3D cell sheets formed via cell-driven buckling-delamination of patterned thin films

Abstract

Complex geometries such as folds and protrusions in various organs are formed by the wrinkling/buckling of flat epithelial sheets. This morphogenesis is considered to be triggered by mechanical instabilities between the epithelial sheet and the mesenchyme foundation, similar to that observed in non-living film-on-substrate structures. Here, we report a film-on-substrate cell culture system (FoSS), in which the cells can induce wrinkling and buckling-delamination of the surface layer from the foundation. Ion beam irradiation on polylactic acid (PLA) produced three layers: a crosslinked/carbonized surface, a decomposed middle layer that undergoes solation under the cell culture condition, and a foundation.
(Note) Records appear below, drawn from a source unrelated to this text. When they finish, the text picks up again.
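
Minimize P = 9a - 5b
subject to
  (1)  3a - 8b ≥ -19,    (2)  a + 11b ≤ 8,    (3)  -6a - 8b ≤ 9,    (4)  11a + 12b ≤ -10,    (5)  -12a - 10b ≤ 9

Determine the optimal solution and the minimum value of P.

a = -4/17, b = -21/34, minimum P = 33/34

Extreme points and P = 9a - 5b:
  (7/4, -39/16) → P = 447/16
  (1/2, -3/2) → P = 12
  (-4/17, -21/34) → P = 33/34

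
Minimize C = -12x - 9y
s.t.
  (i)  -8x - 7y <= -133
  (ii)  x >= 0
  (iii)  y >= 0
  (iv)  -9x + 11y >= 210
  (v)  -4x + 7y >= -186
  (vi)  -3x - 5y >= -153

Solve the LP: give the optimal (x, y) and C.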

This system was realized by controlling the three-dimensional (3D) distributions of scission/crosslinking probabilities in PLA. Madin-Darby canine kidney epithelial cells adhered well to the surface layer of FoSS. Cellular forces caused the layer to become wrinkled and subsequently delaminated as a thin film (~165 nm) from the foundation. The cell population then crumpled the peeled films, and within 48 h formed 3D cell sheets with folds and protrusions depending on patterns pre-set on the FoSS. FoSS can be utilized to produce in vitro models of 3D morphogenesis and 3D cell sheets that are currently in demand for tissue engineering and regenerative medicine.